Roche looks further back at Zhu (Ronghi), another Chinese ex premier, ‘The Boss’ and Alan Greenspan, ‘The Maestro’. Here contrasts emerge. The Boss is a problem solver, having implemented Deng’s initial reforms, with a laissez faire attitude and an analytical approach. He was a practical man (involved in the development of Shanghai’s Pudong district, its modern financial district). The Maestro, however, started off as an industrial economist – micro, not macro – who was also laissez faire, and keen on financial innovation. However, his early experiences as Fed Chairman were in the aftermath of the 1987 equity markets crash, hence the emergence of the famous ‘Greenspan put’, providing a floor for markets. Zhu, by contrast, relied on facts, not ideology.

While China has a strategic and long-term approach to policy, and a good record of implementation, the US eschews any hint of long-term planning, instead relying on the markets to deliver equilibrium. But markets are not always right.

The dilemma of co-dependency is that it has magnified the strains surrounding globalisation. Is the relationship zero-sum? Is one’s gain the other’s loss? Or is it win-win? Whereas the first phase of globalisation (the Industrial Revolution) and its aftermath took 150 years to reach critical mass, the second phase has taken just 20 years.

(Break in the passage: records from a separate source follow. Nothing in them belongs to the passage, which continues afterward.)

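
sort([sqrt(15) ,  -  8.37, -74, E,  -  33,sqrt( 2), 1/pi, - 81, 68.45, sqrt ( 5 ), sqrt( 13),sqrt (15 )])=[ - 81,  -  74, - 33,  -  8.37, 1/pi,sqrt(2), sqrt( 5 ), E, sqrt( 13 ), sqrt(  15), sqrt (15 ), 68.45]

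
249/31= 249/31 =8.03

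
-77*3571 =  - 274967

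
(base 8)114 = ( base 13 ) 5b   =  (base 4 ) 1030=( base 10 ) 76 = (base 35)26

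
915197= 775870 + 139327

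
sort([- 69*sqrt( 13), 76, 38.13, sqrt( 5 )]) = [ - 69*sqrt( 13 ), sqrt( 5), 38.13,76 ] 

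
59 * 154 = 9086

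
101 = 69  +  32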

Such a shift means differences in the scope, means and speed of change, and has left the politics yet to catch up: China being stronger is a source of angst for the US, rather than being seen as a potential opportunity.

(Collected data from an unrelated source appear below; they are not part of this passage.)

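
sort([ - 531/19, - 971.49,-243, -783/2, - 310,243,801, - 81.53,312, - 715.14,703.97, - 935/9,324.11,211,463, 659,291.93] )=[-971.49, - 715.14, - 783/2, - 310, - 243, - 935/9, - 81.53, - 531/19, 211,243,291.93, 312, 324.11,463  ,  659,703.97,801]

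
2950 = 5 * 590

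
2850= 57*50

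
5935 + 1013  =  6948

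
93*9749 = 906657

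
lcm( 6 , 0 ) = 0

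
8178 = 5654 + 2524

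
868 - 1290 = - 422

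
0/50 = 0 = 0.00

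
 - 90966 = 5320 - 96286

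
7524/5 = 1504 + 4/5 = 1504.80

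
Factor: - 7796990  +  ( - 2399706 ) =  - 2^3*239^1*5333^1 = - 10196696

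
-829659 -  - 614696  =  -214963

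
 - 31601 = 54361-85962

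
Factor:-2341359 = -3^3*17^1*5101^1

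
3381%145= 46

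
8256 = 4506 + 3750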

Yet the US has a trade deficit with 102 countries. So it is not just China that is the problem, rather the US’s own propensity to consume and import, instead of produce. But the US is in denial that it needs a new growth model, whereas China has already identified some of what it needs to do. This reflects the recognition in Beijing that a consequence of the stimulus measures to avert the worst of the Great Crisis and the Great Recession has been to sow the seeds for new risks.

Now the flaws of the respective models have been exposed, both sides have to make changes in how they manage policy going forward. Clearly, the US has to invest more and export more, while China does the opposite. Roche helpfully points to flaws in the global policy architecture, especially the lack of a collective strategy, instead relying on the sum of each country’s policy. Such complacency cannot continue. Policy mistakes, like the catastrophic Smoot Hawley tariff of the Great Depression, have to be avoided too.

So what to do?

The US needs to improve its competitiveness. On the WEF’s measures, it has fallen to seventh from first in 2005, because of its poor macro policy, its fiscal weakness and the political brinkmanship managing it, its weak institutions, both public and private, and its poor healthcare and primary education facilities. And it has to change its mindset: no more accusations of currency manipulation (just resuming, worryingly), instead rather more structural reform, saving and producing.

China has to boost its consumer spending, Roche suggests by drawing on US expertise and services capacity, as well as the usual mantras of boosting the social welfare safety net, still woefully inadequate. He states that the average pension pot for members of the state retirement plan was $1690 in 2010. If all workers were entitled, each would have a pot of just $565. Scary. No wonder Chinese saving is so high. China also needs more jobs, higher wages, more financial security and more services.

Is the Internet the answer?

For China, social networks are helping coordination and stability, by facilitating communication, albeit within Beijing’s restrictions which allows it to defuse tensions. More services – hotels, distribution, professional services – would help incomes and employment. Urbanisation would give an additional boost. More consumption would improve imbalances, thereby helping sustainability. Bingo! The trouble is that China’s consumers are conservative and cautious, not like the US. And the internet in the US has in fact brought polarisation.

The risk is that China bashing resumes in the US and the opportunity of the win-win resolution is lost – to both. Not such a resolution then.